Micron to expand capacity with US$1.8 billion purchase of Taiwan P5 fab

MUMU

Micron will acquire PSMC’s P5 fab in Tongluo, Miaoli County, Taiwan, for US$1.8 billion in cash to boost memory manufacturing capacity. The company has also sold out of high-bandwidth-memory chips through 2026 and estimates it can meet 60% of AI DRAM demand this year, signaling continued supply constraints and pricing power.

1. Micron to Acquire Taiwan P5 Fab for $1.8 Billion

Micron Technology announced it will acquire Powerchip Semiconductor’s P5 fabrication site in Tongluo, Miaoli County, Taiwan, for approximately $1.8 billion in cash. The 12-inch wafer fab, currently producing DRAM memory chips, will add an estimated 60,000 wafer starts per month to Micron’s global capacity. The transaction is expected to close in the second half of 2026, pending regulatory approval, and will be integrated into Micron’s existing Taiwan manufacturing hub to streamline logistics and reduce per-unit production costs by an estimated 5 percent.

2. Record Fiscal 2025 Results Driven by AI Memory Demand

In its fiscal year ending August 28, 2025, Micron reported revenue of $37.38 billion, a 49 percent increase from $25.11 billion in fiscal 2024. Non-GAAP earnings per share rose to $8.29 from $1.30 a year earlier, reflecting strong pricing power on high-bandwidth memory (HBM) products used in artificial-intelligence data centers. Gross margin expanded by 12 percentage points to 45.5 percent, benefiting from higher average selling prices and improved fab utilization rates above 90 percent.

3. Continued Momentum in Q1 FY26 and Sold-Out HBM Capacity

For the quarter ended November 27, 2025, Micron posted revenue of $13.64 billion, up 56.6 percent year-over-year, while adjusted EPS climbed 167 percent to $4.78. Management disclosed that its HBM inventory is fully committed through the end of 2026, leaving the company able to meet only 60 percent of forecasted AI memory demand for the coming year. Capital expenditures of $5 billion were invested in fab expansions and advanced node development during the quarter, underscoring Micron’s focus on high-margin enterprise memory solutions.

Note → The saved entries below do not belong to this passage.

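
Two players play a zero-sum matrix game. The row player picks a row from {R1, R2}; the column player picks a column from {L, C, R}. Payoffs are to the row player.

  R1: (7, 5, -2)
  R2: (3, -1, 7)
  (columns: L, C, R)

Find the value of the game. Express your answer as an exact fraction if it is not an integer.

Row minima: R1 → -2, R2 → -1; maximin = -1.
Column maxima: L → 7, C → 5, R → 7; minimax = 5.
-1 ≠ 5, so there is no saddle point; optimal play is mixed.
L is strictly dominated by C (it gives the row player strictly more in every row), so the column player never plays it.
On the remaining 2×2 (R1, R2 vs C, R):
Let the row player play R1 with probability p. Expected payoff against C: 5p + (-1)(1−p) = 6p − 1; against R: (-2)p + 7(1−p) = −9p + 7.
Setting these equal: 6p − 1 = −9p + 7 ⇒ 15p = 8 ⇒ p = 8/15, and the value is (6)·(8/15) − 1 = 11/5.
For the column player: with q = P(C), equating R1's and R2's payoffs gives 7q − 2 = −8q + 7 ⇒ q = 3/5.

11/5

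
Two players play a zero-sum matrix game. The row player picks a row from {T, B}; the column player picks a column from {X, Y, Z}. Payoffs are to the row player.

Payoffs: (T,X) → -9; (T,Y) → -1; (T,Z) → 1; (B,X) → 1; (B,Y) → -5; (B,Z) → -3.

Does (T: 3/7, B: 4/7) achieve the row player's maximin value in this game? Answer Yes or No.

Yes

Against X this mix gives (3/7)·(-9) + (4/7)·1 = -23/7.
Against Y this mix gives (3/7)·(-1) + (4/7)·(-5) = -23/7.
Against Z this mix gives (3/7)·1 + (4/7)·(-3) = -9/7.
All of the column player's active replies (X, Y) yield -23/7, and no column does worse for the row player. The mix makes the column player indifferent and guarantees -23/7, so it is optimal.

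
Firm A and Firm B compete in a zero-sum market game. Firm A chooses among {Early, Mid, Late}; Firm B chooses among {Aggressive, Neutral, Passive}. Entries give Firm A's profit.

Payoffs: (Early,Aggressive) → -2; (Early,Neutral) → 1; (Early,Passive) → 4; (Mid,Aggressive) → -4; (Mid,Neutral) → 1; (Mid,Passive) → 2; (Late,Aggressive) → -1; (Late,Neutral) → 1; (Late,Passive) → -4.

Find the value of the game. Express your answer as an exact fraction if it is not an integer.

-4/3

Row minima: Early → -2, Mid → -4, Late → -4; maximin = -2.
Column maxima: Aggressive → -1, Neutral → 1, Passive → 4; minimax = -1.
-2 ≠ -1, so there is no saddle point; optimal play is mixed.
Neutral is strictly dominated by Aggressive (it gives Firm A strictly more in every row), so Firm B never plays it.
With Neutral eliminated, Mid is strictly dominated by Early (Early gives Firm A strictly more in every remaining column), so Firm A never plays it.
On the remaining 2×2 (Early, Late vs Aggressive, Passive):
Let Firm A play Early with probability p. Expected payoff against Aggressive: (-2)p + (-1)(1−p) = −p − 1; against Passive: 4p + (-4)(1−p) = 8p − 4.
Setting these equal: −p − 1 = 8p − 4 ⇒ −9p = -3 ⇒ p = 1/3, and the value is (-1)·(1/3) − 1 = -4/3.
For Firm B: with q = P(Aggressive), equating Early's and Late's payoffs gives −6q + 4 = 3q − 4 ⇒ q = 8/9.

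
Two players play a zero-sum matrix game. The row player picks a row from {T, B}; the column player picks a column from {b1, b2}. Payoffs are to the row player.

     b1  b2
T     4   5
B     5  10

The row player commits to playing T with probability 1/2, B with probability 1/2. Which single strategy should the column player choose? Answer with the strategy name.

b1

If the column player plays b1, the row player's expected payoff is (1/2)·4 + (1/2)·5 = 9/2.
If the column player plays b2, the row player's expected payoff is (1/2)·5 + (1/2)·10 = 15/2.
The column player minimizes the row player's payoff; the smallest is 9/2, so the best response is b1.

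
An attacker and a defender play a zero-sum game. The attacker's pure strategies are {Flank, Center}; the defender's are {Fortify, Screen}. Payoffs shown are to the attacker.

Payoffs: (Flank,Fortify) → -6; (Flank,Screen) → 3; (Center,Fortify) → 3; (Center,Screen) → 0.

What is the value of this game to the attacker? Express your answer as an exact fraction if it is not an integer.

Row minima: Flank → -6, Center → 0; maximin = 0.
Column maxima: Fortify → 3, Screen → 3; minimax = 3.
0 ≠ 3, so there is no saddle point; optimal play is mixed.
Let the attacker play Flank with probability p. Expected payoff against Fortify: (-6)p + 3(1−p) = −9p + 3; against Screen: 3p + 0(1−p) = 3p.
Setting these equal: −9p + 3 = 3p ⇒ −12p = -3 ⇒ p = 1/4, and the value is (-9)·(1/4) + 3 = 3/4.
For the defender: with q = P(Fortify), equating Flank's and Center's payoffs gives −9q + 3 = 3q ⇒ q = 1/4.

3/4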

4. Supply Shortage to Extend Beyond 2026 and Valuation Metrics

Micron has warned that the global memory chip shortage will persist past 2026 as AI workloads continue to outpace capacity growth. Industry analysts project DRAM spot prices to increase another 50 percent in the first half of 2026. Despite a trailing P/E ratio near 30 and a PEG ratio below 1, Micron remains attractively valued relative to peers given its expected quadrupling of earnings over the next two years. Free cash flow is forecast to exceed $12 billion in fiscal 2026, supporting both capacity build-out and return of capital initiatives.